Torque-Aware Momentum
Pranshu Malviya, Goncalo Mordido, Aristide Baratin, Reza Babanezhad Harikandeh, Gintare Karolina Dziugaite, Razvan Pascanu, Sarath Chandar
TL;DR
Torque-Aware Momentum (TAM) introduces a damping mechanism that modulates the influence of gradients based on their alignment with previous momentum, stabilizing updates and promoting robust exploration of the loss landscape. The approach yields TAM and its AdaTAM variant, with a learning-rate transfer heuristic to map SGDM settings to TAM settings, and demonstrably improves generalization across image classification and large-language-model fine-tuning, especially under distribution shifts. Empirical results show TAM-based methods outperform classical momentum baselines and remain competitive with, or surpass, adaptive optimizers in many scenarios, while AdaTAMW extends these benefits to AdamW-like settings with modest runtime overhead. TAM also acts as an effective warm-up strategy, reducing loss barriers and enhancing mode connectivity early in training, and shows promise for online/continual learning contexts; future work includes broader non-stationary environments and reinforcement learning applications.
Abstract
Efficiently exploring complex loss landscapes is key to the performance of deep neural networks.
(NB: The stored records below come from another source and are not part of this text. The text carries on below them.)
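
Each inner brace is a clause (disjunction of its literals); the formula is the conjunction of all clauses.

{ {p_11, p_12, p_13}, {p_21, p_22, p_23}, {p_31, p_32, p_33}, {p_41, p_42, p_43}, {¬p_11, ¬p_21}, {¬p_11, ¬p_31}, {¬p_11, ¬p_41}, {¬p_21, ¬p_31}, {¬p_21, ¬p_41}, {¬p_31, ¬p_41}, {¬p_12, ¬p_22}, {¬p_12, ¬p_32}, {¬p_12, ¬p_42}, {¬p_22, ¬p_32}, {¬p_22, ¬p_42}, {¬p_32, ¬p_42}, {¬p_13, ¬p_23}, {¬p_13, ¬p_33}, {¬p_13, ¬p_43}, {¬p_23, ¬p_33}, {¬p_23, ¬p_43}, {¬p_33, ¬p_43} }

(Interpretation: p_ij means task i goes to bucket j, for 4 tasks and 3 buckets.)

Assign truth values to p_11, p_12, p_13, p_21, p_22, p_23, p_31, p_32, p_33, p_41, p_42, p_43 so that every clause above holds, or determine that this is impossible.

UNSATISFIABLE

Suppose p_11 = False.
Suppose p_12 = True.
From the singleton clause (¬p_22), p_22 = False.
From the singleton clause (¬p_32), p_32 = False.
From the singleton clause (¬p_42), p_42 = False.
Suppose p_21 = True.
From the singleton clause (¬p_31), p_31 = False.
From the singleton clause (p_33), p_33 = True.
From the singleton clause (¬p_41), p_41 = False.
From the singleton clause (p_43), p_43 = True.
Now (¬p_43) is unsatisfied and unit — conflict.
Backtrack on p_21: now try p_21 = False.
From the singleton clause (p_23), p_23 = True.
From the singleton clause (¬p_13), p_13 = False.
From the singleton clause (¬p_33), p_33 = False.
From the singleton clause (p_31), p_31 = True.
From the singleton clause (¬p_41), p_41 = False.
From the singleton clause (p_43), p_43 = True.
Now (¬p_43) is unsatisfied and unit — conflict.
Neither p_21 = True nor p_21 = False works.
Backtrack on p_12: now try p_12 = False.
From the singleton clause (p_13), p_13 = True.
From the singleton clause (¬p_23), p_23 = False.
From the singleton clause (¬p_33), p_33 = False.
From the singleton clause (¬p_43), p_43 = False.
Suppose p_21 = True.
From the singleton clause (¬p_31), p_31 = False.
From the singleton clause (p_32), p_32 = True.
From the singleton clause (¬p_41), p_41 = False.
From the singleton clause (p_42), p_42 = True.
Now (¬p_42) is unsatisfied and unit — conflict.
Backtrack on p_21: now try p_21 = False.
From the singleton clause (p_22), p_22 = True.
From the singleton clause (¬p_32), p_32 = False.
From the singleton clause (p_31), p_31 = True.
From the singleton clause (¬p_41), p_41 = False.
From the singleton clause (p_42), p_42 = True.
Now (¬p_42) is unsatisfied and unit — conflict.
Neither p_21 = True nor p_21 = False works.
Neither p_12 = True nor p_12 = False works.
Backtrack on p_11: now try p_11 = True.
From the singleton clause (¬p_21), p_21 = False.
From the singleton clause (¬p_31), p_31 = False.
From the singleton clause (¬p_41), p_41 = False.
Suppose p_22 = True.
From the singleton clause (¬p_12), p_12 = False.
From the singleton clause (¬p_32), p_32 = False.
From the singleton clause (p_33), p_33 = True.
From the singleton clause (¬p_42), p_42 = False.
From the singleton clause (p_43), p_43 = True.
Now (¬p_43) is unsatisfied and unit — conflict.
Backtrack on p_22: now try p_22 = False.
From the singleton clause (p_23), p_23 = True.
From the singleton clause (¬p_13), p_13 = False.
From the singleton clause (¬p_33), p_33 = False.
From the singleton clause (p_32), p_32 = True.
From the singleton clause (¬p_12), p_12 = False.
From the singleton clause (¬p_42), p_42 = False.
From the singleton clause (p_43), p_43 = True.
Now (¬p_43) is unsatisfied and unit — conflict.
Neither p_22 = True nor p_22 = False works.
Neither p_11 = True nor p_11 = False works.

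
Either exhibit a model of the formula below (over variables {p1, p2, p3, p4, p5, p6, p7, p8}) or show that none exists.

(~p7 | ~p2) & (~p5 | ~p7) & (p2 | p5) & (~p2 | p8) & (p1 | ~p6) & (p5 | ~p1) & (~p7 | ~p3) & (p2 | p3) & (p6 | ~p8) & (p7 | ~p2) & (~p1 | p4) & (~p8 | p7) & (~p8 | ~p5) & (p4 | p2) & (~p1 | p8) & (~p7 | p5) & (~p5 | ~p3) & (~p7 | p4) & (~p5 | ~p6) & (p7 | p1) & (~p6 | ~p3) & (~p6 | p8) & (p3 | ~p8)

UNSATISFIABLE

Suppose p7 = 0.
(~p2) alone gives p2 = 0.
(p5) alone gives p5 = 1.
(p3) alone gives p3 = 1.
That conflicts with the unit clause (~p3).
Undo p7 and try p7 = 1.
(~p2) alone gives p2 = 0.
(~p5) alone gives p5 = 0.
That conflicts with the unit clause (p5).
Neither p7 = 1 nor p7 = 0 works.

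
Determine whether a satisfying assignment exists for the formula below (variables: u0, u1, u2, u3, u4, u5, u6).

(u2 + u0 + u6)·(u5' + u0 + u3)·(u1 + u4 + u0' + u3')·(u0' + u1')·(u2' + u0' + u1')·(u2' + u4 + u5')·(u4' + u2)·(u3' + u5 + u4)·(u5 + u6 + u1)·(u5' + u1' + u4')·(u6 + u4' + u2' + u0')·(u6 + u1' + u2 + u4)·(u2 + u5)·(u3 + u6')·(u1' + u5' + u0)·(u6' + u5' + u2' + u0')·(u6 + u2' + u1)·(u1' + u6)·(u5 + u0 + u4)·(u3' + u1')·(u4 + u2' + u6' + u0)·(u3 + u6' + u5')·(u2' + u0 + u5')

Case u0 = 1:
From the singleton clause (u1'), u1 = 0.
Case u4 = 1:
From the singleton clause (u2), u2 = 1.
From the singleton clause (u6), u6 = 1.
From the singleton clause (u3), u3 = 1.
From the singleton clause (u5'), u5 = 0.
All clauses are satisfied.
A satisfying assignment: u0 ↦ 1, u1 ↦ 0, u2 ↦ 1, u3 ↦ 1, u4 ↦ 1, u5 ↦ 0, u6 ↦ 1.

Yes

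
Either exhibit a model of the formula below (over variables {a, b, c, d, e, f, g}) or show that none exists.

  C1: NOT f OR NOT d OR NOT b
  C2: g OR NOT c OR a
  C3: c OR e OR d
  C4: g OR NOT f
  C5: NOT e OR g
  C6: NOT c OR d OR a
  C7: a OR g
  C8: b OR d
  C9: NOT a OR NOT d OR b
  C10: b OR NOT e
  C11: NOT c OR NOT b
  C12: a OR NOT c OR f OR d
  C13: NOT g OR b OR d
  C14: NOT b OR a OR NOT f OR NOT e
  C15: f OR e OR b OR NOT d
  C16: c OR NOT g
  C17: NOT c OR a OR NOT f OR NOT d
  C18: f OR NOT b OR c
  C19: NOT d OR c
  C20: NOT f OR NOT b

UNSATISFIABLE

Branch on g: set g = true.
(c) alone gives c = true.
(NOT b) alone gives b = false.
(d) alone gives d = true.
(NOT a) alone gives a = false.
(NOT e) alone gives e = false.
(f) alone gives f = true.
That conflicts with the unit clause (NOT f).
That branch fails; take g = false instead.
(NOT f) alone gives f = false.
(NOT e) alone gives e = false.
(a) alone gives a = true.
Branch on c: set c = true.
(NOT b) alone gives b = false.
(d) alone gives d = true.
That conflicts with the unit clause (NOT d).
That branch fails; take c = false instead.
(d) alone gives d = true.
That conflicts with the unit clause (NOT d).
Either choice for c ends in contradiction.
Either choice for g ends in contradiction.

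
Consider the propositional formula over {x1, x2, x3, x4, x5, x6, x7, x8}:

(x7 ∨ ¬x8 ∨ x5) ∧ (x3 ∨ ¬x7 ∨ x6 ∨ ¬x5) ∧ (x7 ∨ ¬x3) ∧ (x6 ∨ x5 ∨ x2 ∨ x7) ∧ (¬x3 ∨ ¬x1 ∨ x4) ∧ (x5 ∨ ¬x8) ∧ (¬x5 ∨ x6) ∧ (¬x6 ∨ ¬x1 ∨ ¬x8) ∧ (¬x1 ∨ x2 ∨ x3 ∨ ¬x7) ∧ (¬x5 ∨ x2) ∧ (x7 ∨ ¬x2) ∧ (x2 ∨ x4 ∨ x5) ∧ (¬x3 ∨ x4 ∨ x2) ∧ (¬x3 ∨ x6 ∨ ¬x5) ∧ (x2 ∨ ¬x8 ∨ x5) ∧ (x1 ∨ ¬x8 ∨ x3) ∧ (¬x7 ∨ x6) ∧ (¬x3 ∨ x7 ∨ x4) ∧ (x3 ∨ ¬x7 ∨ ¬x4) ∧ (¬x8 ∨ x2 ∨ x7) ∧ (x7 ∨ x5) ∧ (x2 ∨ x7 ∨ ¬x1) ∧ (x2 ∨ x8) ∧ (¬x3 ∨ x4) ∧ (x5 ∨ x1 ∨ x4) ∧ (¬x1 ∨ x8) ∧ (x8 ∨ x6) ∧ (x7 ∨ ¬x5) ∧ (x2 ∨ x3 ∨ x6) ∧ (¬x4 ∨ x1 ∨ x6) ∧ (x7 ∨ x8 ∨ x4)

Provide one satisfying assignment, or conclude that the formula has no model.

x1=False; x2=True; x3=True; x4=True; x5=True; x6=True; x7=True; x8=True

Branch on x7: set x7 = True.
Unit clause (x6) forces x6 = True.
Branch on x5: set x5 = True.
Unit clause (x2) forces x2 = True.
Branch on x1: set x1 = False.
Branch on x8: set x8 = True.
Unit clause (x3) forces x3 = True.
Unit clause (x4) forces x4 = True.
All clauses are satisfied.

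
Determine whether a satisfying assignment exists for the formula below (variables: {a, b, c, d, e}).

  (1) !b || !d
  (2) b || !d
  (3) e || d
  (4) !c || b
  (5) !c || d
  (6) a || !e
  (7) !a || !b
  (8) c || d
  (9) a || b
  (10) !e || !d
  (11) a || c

No

Suppose b = false.
The clause (!d) is unit, so d = false.
The clause (e) is unit, so e = true.
The clause (!c) is unit, so c = false.
That conflicts with the unit clause (c).
Backtrack on b: now try b = true.
The clause (!d) is unit, so d = false.
The clause (e) is unit, so e = true.
The clause (!c) is unit, so c = false.
That conflicts with the unit clause (c).
Either choice for b ends in contradiction.
No assignment satisfies every clause.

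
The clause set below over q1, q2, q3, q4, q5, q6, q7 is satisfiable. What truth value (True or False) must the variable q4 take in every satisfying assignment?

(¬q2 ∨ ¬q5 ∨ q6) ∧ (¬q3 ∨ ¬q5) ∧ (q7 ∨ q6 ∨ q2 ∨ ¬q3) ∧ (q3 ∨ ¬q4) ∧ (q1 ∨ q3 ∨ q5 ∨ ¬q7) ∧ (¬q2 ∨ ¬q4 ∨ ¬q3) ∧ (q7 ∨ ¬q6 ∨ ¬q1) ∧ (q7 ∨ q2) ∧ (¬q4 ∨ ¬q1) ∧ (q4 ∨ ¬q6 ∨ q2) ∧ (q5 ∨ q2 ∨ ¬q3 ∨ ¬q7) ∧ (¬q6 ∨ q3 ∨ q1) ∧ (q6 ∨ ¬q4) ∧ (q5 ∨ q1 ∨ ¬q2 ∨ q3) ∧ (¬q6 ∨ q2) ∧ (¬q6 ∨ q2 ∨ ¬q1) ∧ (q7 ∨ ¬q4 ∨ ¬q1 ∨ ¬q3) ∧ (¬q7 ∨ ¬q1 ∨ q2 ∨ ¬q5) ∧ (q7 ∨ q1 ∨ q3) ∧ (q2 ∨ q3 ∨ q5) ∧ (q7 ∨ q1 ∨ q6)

Suppose q4 = True.
The clause (q3) is unit, so q3 = True.
The clause (¬q5) is unit, so q5 = False.
The clause (¬q2) is unit, so q2 = False.
The clause (q7) is unit, so q7 = True.
That conflicts with the unit clause (¬q7).
So every satisfying assignment has q4 = False.

False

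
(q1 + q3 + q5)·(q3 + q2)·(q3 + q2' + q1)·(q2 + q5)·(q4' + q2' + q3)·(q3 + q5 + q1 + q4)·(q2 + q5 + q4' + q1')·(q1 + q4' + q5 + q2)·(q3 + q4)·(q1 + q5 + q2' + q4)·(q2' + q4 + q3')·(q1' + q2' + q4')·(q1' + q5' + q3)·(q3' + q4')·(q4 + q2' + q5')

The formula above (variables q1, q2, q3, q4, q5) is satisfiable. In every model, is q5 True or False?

Suppose q5 = 0.
From the singleton clause (q2), q2 = 1.
Branch on q1: set q1 = 1.
From the singleton clause (q4'), q4 = 0.
From the singleton clause (q3), q3 = 1.
Now (q3') is unsatisfied and unit — conflict.
That branch fails; take q1 = 0 instead.
From the singleton clause (q3), q3 = 1.
From the singleton clause (q4), q4 = 1.
Now (q4') is unsatisfied and unit — conflict.
Either choice for q1 ends in contradiction.
So every satisfying assignment has q5 = True.

True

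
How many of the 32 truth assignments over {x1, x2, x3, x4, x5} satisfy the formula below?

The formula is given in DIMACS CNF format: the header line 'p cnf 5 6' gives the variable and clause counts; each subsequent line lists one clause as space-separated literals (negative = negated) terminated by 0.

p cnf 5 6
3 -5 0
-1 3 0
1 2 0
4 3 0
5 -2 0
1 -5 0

There are 2^5 = 32 truth assignments over (x1, x2, x3, x4, x5).
Split on x2. With x2 = True, the clauses containing x2 are satisfied and ¬x2 drops from the rest; 2 of the 2^4 = 16 assignments to the other variables satisfy what remains.
With x2 = False, by the same count on the reduced clause set, 4 assignments work.
(One model: x1=T, x2=F, x3=T, x4=F, x5=F.)
Total: 2 + 4 = 6.

6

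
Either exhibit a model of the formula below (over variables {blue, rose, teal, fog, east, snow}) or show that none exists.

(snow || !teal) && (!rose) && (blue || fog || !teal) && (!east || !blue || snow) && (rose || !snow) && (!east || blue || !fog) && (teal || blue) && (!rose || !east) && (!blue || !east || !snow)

blue=true, rose=false, teal=false, fog=true, east=false, snow=false

(!rose) alone gives rose = false.
(!snow) alone gives snow = false.
(!teal) alone gives teal = false.
(blue) alone gives blue = true.
(!east) alone gives east = false.
No clause remains; fog is free.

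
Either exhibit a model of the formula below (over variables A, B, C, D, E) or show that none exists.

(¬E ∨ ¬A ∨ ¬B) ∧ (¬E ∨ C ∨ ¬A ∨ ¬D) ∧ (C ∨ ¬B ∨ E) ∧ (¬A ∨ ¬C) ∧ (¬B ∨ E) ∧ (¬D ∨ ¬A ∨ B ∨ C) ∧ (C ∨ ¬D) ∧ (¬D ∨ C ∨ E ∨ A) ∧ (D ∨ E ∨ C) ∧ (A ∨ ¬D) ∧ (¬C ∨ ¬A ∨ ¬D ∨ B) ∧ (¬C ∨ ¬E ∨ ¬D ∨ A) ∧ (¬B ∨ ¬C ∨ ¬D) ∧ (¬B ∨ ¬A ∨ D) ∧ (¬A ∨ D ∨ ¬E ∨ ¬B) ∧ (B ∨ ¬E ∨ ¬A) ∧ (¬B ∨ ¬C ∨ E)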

While momentum-based optimizers are widely used in state-of-the-art setups, classical momentum can still struggle with large, misaligned gradients, leading to oscillations. To address this, we propose Torque-Aware Momentum (TAM), which introduces a damping factor based on the angle between the new gradients and previous momentum, stabilizing the update direction during training. Empirical results show that TAM, which can be combined with both SGD and Adam, enhances exploration, handles distribution shifts more effectively, and improves generalization performance across various tasks, including image classification and large language model fine-tuning, when compared to classical momentum-based optimizers.